B. IIED, Negligence, Aiding and Abetting/Conspiracy
In Texas, the statute of limitations for personal injury actions is two years, including claims for IIED and negligence. TEX. CIV. PRAC. & REM. CODE §16.003; Muckelroy v. Richardson Indep. Sch. Dist., 884 S.W.2d 825, 829 (Tex. App.-Dallas 1994) (“[T]he two-year statute [of limitations] applies to claims of intentional infliction of emotional distress”). Civil conspiracy is a derivative tort and thus “takes the statute of limitations period of the underlying tort that is the object of the conspiracy.” Brumfield v. Williamson, 634 S.W.3d 170, 207 (Tex. App.-Houston [1st Dist.] 2021, pet. denied) (citations omitted). “Aiding and abetting, like civil conspiracy, is also a derivative tort-to the extent it is an actionable tort in Texas...” Id. at 208. Because Plaintiff learned of the basis for her tort claims no later than the conclusion of her eviction action on September 3, 2019, she had two years from that date to file suit. Because she did not timely do so, Defendants are entitled to summary judgment on Plaintiff's IIED, negligence, and aiding and abetting/conspiracy claims.
C. Defamation
In Texas, claims for defamation of character, libel, and slander must be brought within one year after the cause of action accrues. TEX. CIV. PRAC. & REM. CODE § 16.002(a). Because Plaintiff claims that she learned about the alleged defamatory statements during the eviction proceeding, which was resolved by final judgment on September 3, 2019, she would have had to bring suit by September 3, 2020 with regard to the defamation claims. Because she did not file this action until more than a year after the claim accrued, it is time-barred.
IV. Conclusion
For the foregoing reasons, Defendants' 5445 Caruth Haven Lane Apartments Owner LLC, Travis Bowles, Nikki Saldana, Elia Nieto, Lincoln Property Company, Inc., UBS Realty Investors, LLC and Bhavin Parekh's Motion for Summary Judgment, Doc. 200, should be GRANTED, and Plaintiff's Twelfth Request for Hearing, Request for Entry of Default Against All Defendants and Default Judgment in Favor of Plaintiff, Doc. 206, should be DENIED.
SO RECOMMENDED.
INSTRUCTIONS FOR SERVICE AND NOTICE OF RIGHT TO APPEAL/OBJECT
A copy of this report and recommendation will be served on all parties in the manner provided by law.

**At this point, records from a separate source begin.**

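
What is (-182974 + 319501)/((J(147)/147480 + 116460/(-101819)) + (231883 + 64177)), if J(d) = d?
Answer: 683375254855080/1481899528977931 ≈ 0.46115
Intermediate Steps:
(-182974 + 319501)/((J(147)/147480 + 116460/(-101819)) + (231883 + 64177)) = (-182974 + 319501)/((147/147480 + 116460/(-101819)) + (231883 + 64177)) = 136527/((147*(1/147480) + 116460*(-1/101819)) + 296060) = 136527/((49/49160 - 116460/101819) + 296060) = 136527/(-5720184469/5005422040 + 296060) = 136527/(1481899528977931/5005422040) = 136527*(5005422040/1481899528977931) = 683375254855080/1481899528977931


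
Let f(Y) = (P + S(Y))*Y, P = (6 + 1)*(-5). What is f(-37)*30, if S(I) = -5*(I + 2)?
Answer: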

Any party who objects to any part of this report and recommendation must file specific written objections within 14 days after being served with a copy. See 28 U.S.C. § 636(b)(1); FED. R. CIV. P. 72(b). An objection must identify the finding or recommendation to which objection is made, the basis for the objection, and the place in the magistrate judge's report and recommendation the disputed determination is found. An objection that merely incorporates by reference or refers to the briefing before the magistrate judge is not specific. Failure to file specific written objections will bar the aggrieved party from appealing the factual findings and legal conclusions of the magistrate judge that are accepted or adopted by the district court, except upon grounds of plain error. See Douglass v. United Services Automobile Ass'n, 79 F.3d 1415, 1417 (5th Cir. 1996), modified by statute on other grounds, 28 U.S.C. § 636(b)(1) (extending the time to file objections to 14 days).